Цицерон, вслед за Платоном, проводит функциональное деление «убеждений» на «религии» и «суеверия»{459}. С этих позиций и само христианство достаточно долго интерпретировалось как «развратная», «суеверная» религия, «бабьи сказки» и т. п.{460} Подлинным функционированием индивида видится этатизм, беззаветность служения сакрализованному государству.

Таким образом, в дохристианский период формирования европейской духовной культуры происходит утверждение функционального понимания сакрального как деятельных незримых духовных сил, управляющих миром явлений, как субъекта бытия, интуитивно представляемого логического основания явлений наблюдаемой действительности. Миф профанирует субъективные представления о мире, утверждая Традицию как объективное, надсубъектное понимание бытия.

Дифференцируются понятия о физическом и психическом, природном и божественном. В оппозицию мифологии, складываются натуралистическое и теологическое миропонимание, «логос», профанирующий мифологию, развиваются в дискуссиях противоборствующие философские онтологии, профанирующие друг друга, вплоть до тотального субъективизма софистов. Разрабатываются критические подходы к субъективистскому пониманию бытия, профанирующие произвол индивида через универсальность этики, политики и рационализма. Сакральное обретает черты основания этих надсубъектных явлений в концепциях Сократа, Платона и Аристотеля.

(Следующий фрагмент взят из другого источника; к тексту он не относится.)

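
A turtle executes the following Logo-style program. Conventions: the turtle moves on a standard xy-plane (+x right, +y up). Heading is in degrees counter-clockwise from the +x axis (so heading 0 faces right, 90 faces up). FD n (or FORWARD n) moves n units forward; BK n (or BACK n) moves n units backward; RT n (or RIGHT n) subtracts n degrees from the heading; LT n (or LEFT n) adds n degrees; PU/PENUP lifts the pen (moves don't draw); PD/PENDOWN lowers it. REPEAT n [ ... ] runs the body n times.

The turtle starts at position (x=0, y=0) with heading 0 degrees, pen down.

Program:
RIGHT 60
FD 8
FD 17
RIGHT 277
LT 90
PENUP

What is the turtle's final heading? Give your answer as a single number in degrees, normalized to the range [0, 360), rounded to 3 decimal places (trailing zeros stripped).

Executing turtle program step by step:
Start: pos=(0,0), heading=0, pen down
RT 60: heading 0 -> 300
FD 8: (0,0) -> (4,-6.928) [heading=300, draw]
FD 17: (4,-6.928) -> (12.5,-21.651) [heading=300, draw]
RT 277: heading 300 -> 23
LT 90: heading 23 -> 113
PU: pen up
Final: pos=(12.5,-21.651), heading=113, 2 segment(s) drawn

Answer: 113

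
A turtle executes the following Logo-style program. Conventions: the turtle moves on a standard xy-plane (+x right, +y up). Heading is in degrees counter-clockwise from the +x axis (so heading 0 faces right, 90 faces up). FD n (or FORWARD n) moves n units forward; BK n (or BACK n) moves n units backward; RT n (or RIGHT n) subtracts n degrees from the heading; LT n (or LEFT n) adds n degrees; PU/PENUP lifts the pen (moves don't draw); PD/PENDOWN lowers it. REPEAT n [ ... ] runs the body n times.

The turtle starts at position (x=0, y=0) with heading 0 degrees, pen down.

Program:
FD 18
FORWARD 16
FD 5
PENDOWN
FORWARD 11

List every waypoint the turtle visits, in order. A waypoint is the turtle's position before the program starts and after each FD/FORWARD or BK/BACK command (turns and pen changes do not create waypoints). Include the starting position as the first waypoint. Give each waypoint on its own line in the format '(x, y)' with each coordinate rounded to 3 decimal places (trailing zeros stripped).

Answer: (0, 0)
(18, 0)
(34, 0)
(39, 0)
(50, 0)

Derivation:
Executing turtle program step by step:
Start: pos=(0,0), heading=0, pen down
FD 18: (0,0) -> (18,0) [heading=0, draw]
FD 16: (18,0) -> (34,0) [heading=0, draw]
FD 5: (34,0) -> (39,0) [heading=0, draw]
PD: pen down
FD 11: (39,0) -> (50,0) [heading=0, draw]
Final: pos=(50,0), heading=0, 4 segment(s) drawn
Waypoints (5 total):
(0, 0)
(18, 0)
(34, 0)
(39, 0)
(50, 0)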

Физические явления выступают как функции трансцендентного сакрального. Субъективное благочестие выступает как функция политической целостности.

Функционализм не только релятивизировал представления о субъекте и объекте, но и способствовал разработке новых символических систем, которые стремились наиболее полно и непротиворечиво описать сакральное во всем его «странном», невообразимом и непредставимом в обыденных символических средствах, своеобразии, требующем столь же «странных» символических средств. Функционализм, следовательно, не только профанирует, критикует и обесценивает те или иные образы сакрального, но одновременно утверждает его новые, более глубокие ипостаси, играя не только разрушительную, но и созидательную роль.

3.2. Развитие понимания деятельного основания и динамизма

Кардинально новое понимание бытия приносит христианство, где Бог выступает как абсолютный творец всего — материального и идеального, физического и антропного, имперского и варварского. Само себя христианство противопоставляет другим «гносисам» — «традициям», «мифологиям», «философиям», «физикам», «религиям» и «теологиям» как по сути невозможное для античного менталитета и пришедшее из иного — иудейского — этнического истока, где Бог — это «беспредельное всемогущество»{461}.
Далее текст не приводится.